Notre journaliste tente une nouvelle fois – c’est l’avant-dernière – de se libérer de son joug pharmaceutique. Elle fait la rencontre d’un chamane vêtu en Gucci à Lisbonne, puis saute dans un avion pour intégrer, en désespoir de cause, une clinique de réhabilitation aux Pays-Bas, aussi luxueuse que sinistre. C’est là, aux pays des tulipes et des moulins à vent, qu’elle réalise: et si la libération, c’était juste la conformité?

Je prends donc mon buvard de LSD dans le Val de Bagnes, en Valais. Je plane encore quelque temps là-haut dans ces sphères fluides où l’on se réveille chaque matin en étant reconnaissant d’être en vie. En parallèle, je diminue mes doses de drogues pharmaceutiques. Je le fais avec une précaution extrême. Graduellement, par paliers, en veillant à ce que les murs de mon quotidien restent solides comme du béton. Je me couche et me réveille à des heures convenables. Je substitue mes lectures d’essais par des romans à l’eau de rose. Je reprends la méditation, à raison de 20 minutes deux fois par jour et, dès qu’on me propose un périple excitant, inconnu et donc potentiellement dangereux, je décline.

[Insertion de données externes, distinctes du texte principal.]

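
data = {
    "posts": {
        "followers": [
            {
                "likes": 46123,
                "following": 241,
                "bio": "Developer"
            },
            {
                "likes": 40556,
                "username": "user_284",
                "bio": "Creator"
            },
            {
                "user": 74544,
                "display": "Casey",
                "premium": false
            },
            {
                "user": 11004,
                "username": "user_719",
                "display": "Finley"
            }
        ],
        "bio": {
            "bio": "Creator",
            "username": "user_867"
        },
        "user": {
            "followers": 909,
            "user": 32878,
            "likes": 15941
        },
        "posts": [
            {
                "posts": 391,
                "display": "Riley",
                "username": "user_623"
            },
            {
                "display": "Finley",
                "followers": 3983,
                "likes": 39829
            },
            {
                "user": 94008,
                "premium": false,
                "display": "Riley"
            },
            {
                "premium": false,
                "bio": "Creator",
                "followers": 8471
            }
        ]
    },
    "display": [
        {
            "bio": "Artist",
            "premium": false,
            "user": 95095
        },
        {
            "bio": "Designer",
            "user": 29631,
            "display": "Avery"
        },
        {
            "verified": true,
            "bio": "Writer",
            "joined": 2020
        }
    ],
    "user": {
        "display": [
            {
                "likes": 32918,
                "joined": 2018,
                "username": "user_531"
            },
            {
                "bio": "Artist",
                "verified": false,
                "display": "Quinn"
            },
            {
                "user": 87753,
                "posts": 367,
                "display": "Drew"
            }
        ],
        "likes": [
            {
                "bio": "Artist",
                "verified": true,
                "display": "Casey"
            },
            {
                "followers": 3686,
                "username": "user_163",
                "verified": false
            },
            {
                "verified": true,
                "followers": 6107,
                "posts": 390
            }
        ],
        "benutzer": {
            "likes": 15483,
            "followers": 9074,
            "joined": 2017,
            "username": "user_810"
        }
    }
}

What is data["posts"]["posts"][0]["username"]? "user_623"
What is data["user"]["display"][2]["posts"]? 367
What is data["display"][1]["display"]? "Avery"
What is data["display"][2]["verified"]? True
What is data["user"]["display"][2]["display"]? "Drew"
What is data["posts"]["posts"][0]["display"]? "Riley"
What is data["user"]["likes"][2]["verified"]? True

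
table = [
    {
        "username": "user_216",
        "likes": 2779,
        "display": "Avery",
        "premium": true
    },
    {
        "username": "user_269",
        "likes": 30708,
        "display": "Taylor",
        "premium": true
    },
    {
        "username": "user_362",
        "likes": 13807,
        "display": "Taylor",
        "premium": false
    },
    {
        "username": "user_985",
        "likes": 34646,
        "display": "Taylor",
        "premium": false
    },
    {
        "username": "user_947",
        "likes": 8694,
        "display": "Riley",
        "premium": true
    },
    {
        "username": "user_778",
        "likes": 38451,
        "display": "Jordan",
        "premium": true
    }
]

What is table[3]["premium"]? False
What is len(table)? 6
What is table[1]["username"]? "user_269"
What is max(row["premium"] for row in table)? True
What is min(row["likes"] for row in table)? 2779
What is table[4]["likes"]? 8694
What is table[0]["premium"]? True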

Oui, je me fais vieille, dis-je à ceux qui m’en veulent de m’assagir et de quitter le bateau de la débauche dans lequel ils pataugent encore. Passé 35 ans, c’est inquiétant de voir ses compagnons de route déserter la pataugeoire. Car, au fond de soi, on sait qu’ils ne vont vraisemblablement jamais revenir et surtout que notre tour approche à grands pas. Aux jeunes, je dis de manger du gluten et de faire n’importe quoi tant qu’ils peuvent se le permettre. Profitez, mes pauvres enfants, parce qu’après l’horizon se rétrécit, les tolérances diminuent et soudainement, on se retrouve à opter pour la sécurité par-dessus l’amour et le chaos. Après coup, qu’ils m’écoutent ou ne fassent que semblant de m’écouter pour être polis, je les console. Mais non, l’avenir n’est pas que noir. Il est rose. Ayez confiance dans les cycles de la nature. Personne n’a envie d’avoir 20 ans en permanence. C’est l’enfer d’avoir 20 ans et de ne pas savoir ce qui nous attend à chaque tournant.

Lutter contre Hadès

​​Nous sommes donc en 2021, j’ai 35 ans et je sais qu’à chaque tournant, Hadès, le dieu des enfers, est capable de resurgir sur la croûte terrestre et de me ravir dans les tréfonds de la dépression. Hadès, nous y reviendrons, c’est le dieu des morts. Son royaume se situe en bas, à l'abri de la lumière et des couleurs. Ceux qui y ont séjourné, ne serait-ce qu’une fois, s’en souviennent. Il existe chez les dépressifs un non-dit, une marque invisible et pourtant indélébile. On se reconnaît entre nous et, c’est là notre grande force ou notre faiblesse, on traverse la vie avec un certain détachement. Contrairement à l’angoissé qui craint la mort, la maladie et la douleur,  le dépressif craint l’absence de douleur; l’inertie, la disparition de la peur, de la colère et du désir.

Ainsi, le dépressif qui rigole, qui s’amuse, qui jouit pleinement et peut-être même un peu trop des lumières et des saveurs qui l’inondent lorsqu’il gambade là-haut, dans les montagnes et les champs, n’est pas dupe. Il se rappelle, pour y avoir été, qu’à n’importe quel moment, la machine, sa machine, peut tomber en panne. Et cette panne, il la redoute. Je la redoute. Avant mon voyage sous LSD dans le Val de Bagnes, j’en avais si peur, de cette panne, qu’à la moindre suspicion, je tirais sur la sonnette d’alarme. J’appuyais simultanément sur tous les boutons, je sortais l’artillerie lourde et direct, je partais au front. Je partais au front en me précipitant sur mes pilules Novartis, Pfizer, Takeda et Eli Lilly.

Depuis le Val de Bagnes, j’ai changé de stratégie. Lorsque je détecte Hadès et ses ombres rôder au loin, je n’essaie plus de les étouffer. Je les accueille avec paix et amour en sollicitant, toujours avec parcimonie, mes fioles de psychédéliques issues de l’industrie artisanale et clandestine. Je laisse fondre quelques gouttelettes sous ma langue et je souris. Cette fois-ci, Hadès, tu ne m’auras pas.